When Sonny Rollins Went Dutch


Han Bennink (left), Sonny Rollins and Ruud Jacobs in concert at the Academie voor Beeldende Kunst in Arnhem, The Netherlands, the evening of May 3, 1967

(Photo: Toon Fey)

Sonny Rollins lives firmly in the present. The esteemed tenor saxophonist—whose voice as a cutting-edge jazz artist came into full bloom during the 1950s and ’60s—retired from playing concerts in 2012 and put down his horn for good two years later.

Now, instead of practicing and preparing for gigs and tours, he spends his days at his home in upstate New York reading up on Eastern religions and immersing himself in the mental and spiritual aspects of yoga, a discipline Rollins has practiced continuously since the mid-’50s. During a phone interview in October, the 90-year-old NEA Jazz Master and DownBeat Hall of Famer came across as an enlightened guru of good vibes who’s perfectly at peace with his circumstances—and with the world at large.

Lately, though, he has been revisiting the past, giving his blessing to the release of Rollins In Holland, a collection of live and studio recordings documenting a 1967 Netherlands tour. Rollins is pleased by what he hears: a powerhouse jazz trio consisting of himself and the Dutch rhythm tandem of bassist Ruud Jacobs (1938–2019) and drummer Han Bennink, playing with attitude, energy and deftness over the course of two club performances and one studio session.

When Rollins arrived in Holland in May of that year, he was no stranger to the jazz trio format. Some of his strongest work already was documented on the 1957 Contemporary album Way Out West (with bassist Ray Brown and drummer Shelly Manne), the 1958 Riverside LP Freedom Suite (with bassist Oscar Pettiford and drummer Max Roach) and the 1958 Blue Note release A Night At The Village Vanguard (from sets with bassist Wilbur Ware and drummer Elvin Jones and with another tandem, bassist Donald Bailey and drummer Pete LaRoca).

Prior to the Netherlands tour, Rollins, then 36, had never before performed with Jacobs or Bennink, two local players in their 20s who represented vastly different styles on the jazz spectrum. Previously, the pair had backed up Johnny Griffin, Ben Webster, Wes Montgomery and other American jazz stars. But Rollins was their hero, and they were extremely well versed in the saxophonist’s substantial oeuvre.

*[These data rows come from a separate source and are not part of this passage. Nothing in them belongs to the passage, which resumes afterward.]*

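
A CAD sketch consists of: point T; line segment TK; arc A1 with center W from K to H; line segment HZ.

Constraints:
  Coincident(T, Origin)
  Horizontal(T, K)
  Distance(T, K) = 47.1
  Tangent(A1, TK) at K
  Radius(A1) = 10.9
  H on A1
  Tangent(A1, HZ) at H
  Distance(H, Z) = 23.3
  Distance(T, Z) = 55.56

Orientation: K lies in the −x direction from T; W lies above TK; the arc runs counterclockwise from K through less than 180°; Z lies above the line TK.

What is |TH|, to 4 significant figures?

38.96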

“Ruud Jacobs was the bass player of choice for anybody that came through Holland,” Rollins recalled. “I found out later that Ruud played with Louis Armstrong. He had one of these great contrabasses made in Europe. The sound was so rich and full. I loved Ruud’s playing, and I loved his sound.

“Han Bennink was known as the more avant-garde guy,” Rollins continued. “I was told they had distinct styles, but I didn’t think about that at all, because I could play with both of them. And they both knew something about me. So, it was wonderful to have them play together. I was very happy to have them there as my backup trio.”

It was a big job—heavy lifting, to say the least—to back up Rollins in that context.

“If I would go on stage with just a drummer and a bass player, those guys have to be very proficient,” the saxophonist said. “The drummer has to be excellent, and the bass player has to be excellent, because they’re playing everybody else’s part that’s not there. That’s what I need to play with a trio. I need to have a bass player that really is a bass player—somebody like Oscar Pettiford or Ray Brown, or Niels-Henning [Ørsted Pedersen] in Europe.